SELAIN disyariatkan oleh agama sebagai bagian sunnah muakkad, berkurban adalah ikhtiar me-recharge semangat kepedulian kita terhadap sesama. Seperti halnya smartphone—yang nyaris dibawa ke mana pun kita pergi—rasa peduli pun bisa mengalami lowbat, kehabisan daya. Bedanya, jika daya smartphone bisa dideteksi limit habisnya, daya kepedulian kita kadang bisa tiba-tiba habis tanpa terduga. Bedanya lagi, smartphone punya ukuran pasti disandarkan pada satuan kapasitas daya, sementara kepedulian tidak, bisa sebentar sekali, bisa sekali-sekali menjadi amat lama. Apa gerangan penyebabnya?

Beberapa hari setelah ‘Idul ‘Adlha dan menyembelih hewan kurban, kita dihadapkan pada pertanyaan penting berikutnya. Berkurban bukan hanya membeli hewan kurban, menyembelihnya, lalu mendistribusikannya pada yang berhak menerimanya.
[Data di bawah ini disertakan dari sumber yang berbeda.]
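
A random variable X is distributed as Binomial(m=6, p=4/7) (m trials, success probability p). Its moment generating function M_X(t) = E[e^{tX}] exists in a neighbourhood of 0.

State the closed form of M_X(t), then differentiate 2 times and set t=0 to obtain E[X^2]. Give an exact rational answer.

E[X^2] = D^2[M](0) = 648/49

M_X(t) = (4*e^(t)/7 + 3/7)^6
D^2[M](t) = 147456*e^(6*t)/117649 + 460800*e^(5*t)/117649 + 552960*e^(4*t)/117649 + 311040*e^(3*t)/117649 + 77760*e^(2*t)/117649 + 5832*e^(t)/117649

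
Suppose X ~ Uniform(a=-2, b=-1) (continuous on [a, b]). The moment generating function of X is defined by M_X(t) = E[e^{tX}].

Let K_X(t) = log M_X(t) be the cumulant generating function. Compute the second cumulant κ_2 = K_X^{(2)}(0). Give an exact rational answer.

M_X(t) = (e^(-t) - e^(-2*t))/t
K_X(t) = log M_X(t) = -log(t) + log(e^(-t) - e^(-2*t))
D^2[K](t) = (-t^2*e^(t) + e^(2*t) - 2*e^(t) + 1)/(t^2*e^(2*t) - 2*t^2*e^(t) + t^2)

κ_2 = D^2[K](0) = 1/12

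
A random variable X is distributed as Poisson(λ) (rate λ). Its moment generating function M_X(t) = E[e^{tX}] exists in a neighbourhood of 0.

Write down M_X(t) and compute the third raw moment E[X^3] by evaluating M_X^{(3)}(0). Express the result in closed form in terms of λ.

M_X(t) = e^(λ*(e^(t) - 1))
M′(t) = λ*e^(-λ)*e^(t)*e^(λ*e^(t))
M′′(t) = (λ^2*e^(2*t)*e^(λ*e^(t)) + λ*e^(t)*e^(λ*e^(t)))*e^(-λ)
M′′′(t) = (λ^3*e^(3*t)*e^(λ*e^(t)) + 3*λ^2*e^(2*t)*e^(λ*e^(t)) + λ*e^(t)*e^(λ*e^(t)))*e^(-λ)

E[X^3] = M′′′(0) = λ*(λ^2 + 3*λ + 1)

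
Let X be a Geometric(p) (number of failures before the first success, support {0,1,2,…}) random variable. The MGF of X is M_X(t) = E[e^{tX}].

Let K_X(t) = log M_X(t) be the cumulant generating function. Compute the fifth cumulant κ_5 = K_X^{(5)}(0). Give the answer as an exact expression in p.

M_X(t) = p/(-(1 - p)*e^(t) + 1)
K_X(t) = log M_X(t) = log(p) - log(-(1 - p)*e^(t) + 1)
dK/dt = (-p*e^(t) + e^(t))/(p*e^(t) - e^(t) + 1)
d^2K/dt^2 = (-p*e^(t) + e^(t))/(p^2*e^(2*t) - 2*p*e^(2*t) + 2*p*e^(t) + e^(2*t) - 2*e^(t) + 1)

κ_5 = d^5K/dt^5 |_{t=0} = (p^4 - 15*p^3 + 50*p^2 - 60*p + 24)/p^5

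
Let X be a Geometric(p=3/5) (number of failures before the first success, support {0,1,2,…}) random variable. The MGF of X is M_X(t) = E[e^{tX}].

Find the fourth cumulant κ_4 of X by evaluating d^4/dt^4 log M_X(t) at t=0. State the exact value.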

Semua itu benar, tetapi menyoal ritualitas saja. Sesuatu yang disyariatkan dan memang demikianlah harusnya. Sementara itu, di balik semua yang disyariatkan, ada perintah lain yang harus ditunaikan, ada ikhtiar lain yang harus disegerakan. Karenanya, pertanyaan itu adalah, “Setelah berkurban, lantas mau apa?”

Mari kita jawab pertanyaan di atas dengan memindai proses berkurban itu sendiri. Pertama, secara ritual, ibadah berkurban sudah selesai hingga tiga hari setelah ‘Idul ‘Adlha—lihat tulisan minggu lalu (10/08/2019). Akan tetapi, kedua, secara sosial ia tidak hanya terhenti pada pendistribusian daging kurban saja. Faktanya, ada daya kepedulian lain, lebih luas dari itu, yang harus diekspolasi dalam setiap jengkal keseharian kita. Mendistribusikan daging kurban adalah simbolisasi pendistribusian daya kepedulian kita dalam banyak hal baik lainnya.

Setelah berbagi daging kurban, harus berbagi kebahagiaan. Kita dituntut mengikhtiarkan semua kebahagiaan dengan pula membahagiakan orang lain. Sehabis berbagi daging kurban, harus berbagi kesempatan. Kita dipinta memperjuangkan setiap kesempatan untuk bangkit dengan pula membuka kesempatan orang lain untuk menjadi lebih baik. Setuntas berbagi daging kurban, harus berbagi jalan. Kita didorong mencari jalan untuk sukses dengan pula membantu orang lain berjalan menemukan akses.

Setelah semua itu, kita diwajibkan berbagi harta yang Allah Subhanahu ta’ala titipkan, tenaga yang Allah mampukan dan pikiran yang Allah anugerahkan, untuk kebaikan banyak orang. Dititipi harta lebih, tutupi kekurangan orang lain. Dimampukan tenaga lebih, memampukan kelemahan orang lain. Dianugerahi pikiran lebih, cerahkan pemikiran orang lain. Me-recharge daya kepedulian kita dengan berkurban terletak pada ha-hal demikian; mengurbankan kelebihan kita untuk melebihkan orang lain. Agaknya, mentalitas seperti inilah yang sejatinya dikehendaki ‘Idul Qurban.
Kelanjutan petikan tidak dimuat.